Don't fall for these common misconceptions about financial planning

While many people understand the basic idea and benefits of financial planning, many also have several misconceptions about the process.

That’s understandable – there are a lot of intricacies to properly managing one’s finances, and the process can be daunting. That’s where working with a financial planner can help. But there are a few persistent myths that make some people hesitate to pick up the phone.

Jennifer Pagliara
Jennifer Pagliara

Here, we try to address five of the most common financial planning misconceptions.

Myth 1: Financial planning is only for the wealthy

Some people believe financial plans are just for wealthy investors who want to move large piles of money around. But the truth is, anyone who wants to set long-term money goals can benefit from a financial plan.

At its core, financial planning is just a tool to help you build a meaningful future. While the tactics might change, the fundamental strategies work for all ages and all levels of income. Your individual life circumstances matter more than your age or assets. That said, there’s no denying that the earlier you start, the better off you’ll be. Even for someone with few assets, the power of compounding interest can produce powerful results over the long run.
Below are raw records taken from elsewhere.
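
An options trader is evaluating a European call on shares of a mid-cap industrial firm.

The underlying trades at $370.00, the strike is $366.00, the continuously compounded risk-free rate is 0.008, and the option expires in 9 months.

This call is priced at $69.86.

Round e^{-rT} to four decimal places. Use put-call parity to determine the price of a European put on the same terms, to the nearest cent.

$63.66

exp(−rT) = exp(−0.008·0.75) = 0.9940
Put-call parity: C − P = S − K·e^(−rT) = 370 − 366·0.9940 = 370 − 363.8040 = 6.1960
P = C − (C − P) = 69.86 − (6.1960) = 63.6640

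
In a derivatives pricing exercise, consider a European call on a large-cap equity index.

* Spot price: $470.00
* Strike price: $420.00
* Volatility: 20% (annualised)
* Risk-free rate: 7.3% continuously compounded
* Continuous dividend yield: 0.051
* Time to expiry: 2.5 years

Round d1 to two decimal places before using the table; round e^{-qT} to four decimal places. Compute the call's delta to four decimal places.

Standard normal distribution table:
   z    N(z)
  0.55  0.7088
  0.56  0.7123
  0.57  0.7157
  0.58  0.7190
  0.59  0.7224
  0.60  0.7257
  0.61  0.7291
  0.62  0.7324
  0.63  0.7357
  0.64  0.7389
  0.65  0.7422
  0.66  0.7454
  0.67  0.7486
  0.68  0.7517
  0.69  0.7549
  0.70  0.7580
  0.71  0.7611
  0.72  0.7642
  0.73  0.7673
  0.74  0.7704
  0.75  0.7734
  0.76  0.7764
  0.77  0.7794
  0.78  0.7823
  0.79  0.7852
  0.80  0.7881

0.6645

σ√T = 0.2·√2.5 = 0.3162
d₁ = [ln(470/420) + (0.073 − 0.051 + 0.2²/2)·2.5] / 0.3162 = [0.1125 + 0.1050] / 0.3162 = 0.6877 ⇒ 0.69
N(d₁) = N(0.69) = 0.7549
Δ_call = exp(−qT)·N(d₁) = 0.8803·0.7549 = 0.6645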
Myth 2: Saving 10% of my income is enough

We’ve all heard some iteration of this old adage. But the math seldom works.

Setting aside that magic 10% only works if someone starts saving at the age of 18 and continues without fail until they’re 65. Even if you happen to be supernaturally disciplined and dedicated to these savings, there’s no guarantee you’ll enjoy decades of consistent, uninterrupted employment.
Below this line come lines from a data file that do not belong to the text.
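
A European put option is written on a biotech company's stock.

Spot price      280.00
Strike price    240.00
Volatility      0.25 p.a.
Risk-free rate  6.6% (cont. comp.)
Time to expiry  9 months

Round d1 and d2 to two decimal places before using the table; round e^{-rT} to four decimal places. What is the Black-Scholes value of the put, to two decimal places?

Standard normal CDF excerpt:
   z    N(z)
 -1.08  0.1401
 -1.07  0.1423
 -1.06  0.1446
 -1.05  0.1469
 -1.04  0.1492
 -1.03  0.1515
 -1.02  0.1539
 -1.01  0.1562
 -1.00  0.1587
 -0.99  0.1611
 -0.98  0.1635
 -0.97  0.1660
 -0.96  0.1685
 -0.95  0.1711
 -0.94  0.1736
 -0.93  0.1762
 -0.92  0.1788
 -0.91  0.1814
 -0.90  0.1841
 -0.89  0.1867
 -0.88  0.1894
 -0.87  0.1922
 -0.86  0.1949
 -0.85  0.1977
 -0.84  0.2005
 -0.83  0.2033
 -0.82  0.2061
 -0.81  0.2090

5.30

σ√T = 0.25·√0.75 = 0.2165
ln(S/K) + (r + σ²/2)T = ln(280/240) + (0.066 + 0.25²/2)·0.75 = 0.1542 + 0.0729 = 0.2271
d₁ = 0.2271 / 0.2165 = 1.0489 which rounds to 1.05
d₂ = d₁ − σ√T = 1.0489 − 0.2165 = 0.8324 which rounds to 0.83
exp(−rT) = exp(−0.066·0.75) = 0.9517
N(−d₂) = N(-0.83) = 0.2033;  N(−d₁) = N(-1.05) = 0.1469
P = 240·0.9517·0.2033 − 280·0.1469 = 46.4353 − 41.1320 = 5.3033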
Unexpected unemployment aside, you could suffer an illness, the loss of a residence, or any number of life changes that could come between you and that 10% number. That is why your actual savings target should be much higher.

Many people significantly underestimate the amount they need to consistently save to properly prepare for retirement – especially if they’re starting later in life. This is where advice from a certified financial planner can prove invaluable.

Myth 3: If I only spend 3-5% of my retirement account each year, I won’t run out of money

There’s a general rule of thumb that suggests withdrawing between 3% and 5% of your retirement savings each year, after adjusting for inflation. This approach is built on the assumption that you can normally expect a 4% return on your investments. Created in 1994 by financial advisor William Bengen, this rule has sustained almost 30 years, but it might not be realistic for you.